InfoSec should be foundation work, in at the ground level, at the design stage, even the theoretical stage. If that happened then people would just accept it as part and parcel of the “job”.
Also, I recently posted on my blog about the customer loyalty issue and how I think it’s a dead argument. If I’m right (and obviously I think I am!!!) then pushing the customer confidence issue is dead thanks to TJX and their results.
By Alex on Jun 18, 2007
I don’t know guys. I see our side of the issue, but I also see his. Nobody’s telling Robert the value of PCI compliance is some defensible (and consistent) metric “V”.
I’d get pretty sick and tired of hearing: “Just spend $150,000 of budget and 6 man months because:
1.) The hackers will get us!”
2.) The auditors will get us!”
3.) The customers will get us!”
if I were him, too.
Yes, it sucks that other cost centers (accounting, facilities, etc…) don’t have to jump through these hoops to justify their existence, but that’s just the way it’s going to be until we do a better job at communication and metrics.
By apm on Jun 18, 2007
Sorry, I didn’t mean to say that PCI should be done at any cost. Of course cost benefit analysis should be used to judge costs against benefit, even to the extent of whether PCI compliance should be achieved at all.

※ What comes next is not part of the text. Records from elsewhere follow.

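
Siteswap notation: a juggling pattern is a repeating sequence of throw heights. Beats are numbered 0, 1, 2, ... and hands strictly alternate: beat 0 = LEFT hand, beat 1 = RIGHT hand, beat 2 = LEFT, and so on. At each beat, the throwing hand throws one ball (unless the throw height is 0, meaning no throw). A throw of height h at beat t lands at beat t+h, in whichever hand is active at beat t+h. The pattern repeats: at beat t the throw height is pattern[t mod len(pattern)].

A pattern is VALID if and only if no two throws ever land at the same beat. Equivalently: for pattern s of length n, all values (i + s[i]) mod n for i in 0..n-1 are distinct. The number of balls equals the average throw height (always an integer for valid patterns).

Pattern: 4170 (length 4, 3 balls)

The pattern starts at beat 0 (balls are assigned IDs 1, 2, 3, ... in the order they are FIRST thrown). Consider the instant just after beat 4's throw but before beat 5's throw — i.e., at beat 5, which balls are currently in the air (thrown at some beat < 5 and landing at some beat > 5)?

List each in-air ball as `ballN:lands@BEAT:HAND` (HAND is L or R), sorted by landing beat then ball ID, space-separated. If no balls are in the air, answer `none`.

Answer: ball1:lands@8:L ball2:lands@9:R

Derivation:
Beat 0 (L): throw ball1 h=4 -> lands@4:L; in-air after throw: [b1@4:L]
Beat 1 (R): throw ball2 h=1 -> lands@2:L; in-air after throw: [b2@2:L b1@4:L]
Beat 2 (L): throw ball2 h=7 -> lands@9:R; in-air after throw: [b1@4:L b2@9:R]
Beat 4 (L): throw ball1 h=4 -> lands@8:L; in-air after throw: [b1@8:L b2@9:R]
Beat 5 (R): throw ball3 h=1 -> lands@6:L; in-air after throw: [b3@6:L b1@8:L b2@9:R]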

In the UK, a high street newspaper / book shop decided to ignore the Chip and PIN compliance requirements within their shops because it would cost more than the fines. To this day, you still have to sign the transaction slip rather than entering your PIN. This is a good example of the CBA approach (I’m not saying I agree with it necessarily, just that it’s a good example of the process).
The days of “The hackers will get us” reasoning are well gone, pressurised profit margins have seen to that.
By Andy Barratt on Jun 29, 2007
This has always been a difficult one, as essentially the IT Director doesnt get much say in the matter. Yes PCI non compliance can adversly affect the bottom line, but Alex other cost centres get slapped about too..
Accounts, Finacial audit anyone?
Facilities, Health and Safety if you please?
Where I really feel for the IT Director is when they have some idiot CEO who thinks… “oh this is an IT issue” just take it out of your budget.
It gets interesting when IT / IS has the ability to chargeback to the business units it has to secure in order to meet the compliance requirements.
The funny thing is for some places PCI can be implemented with relatively low cost just by ringfencing the systems that are in scope, and appropriately defending them it doesnt always have to be a corporate wide thing, especially if you have lots of legacy systems that are going to impair your, encyrption, two factor auth etc etc.
Saw a shocker recently and their FD is now making money available to them as he can see the potential for another TKMax!!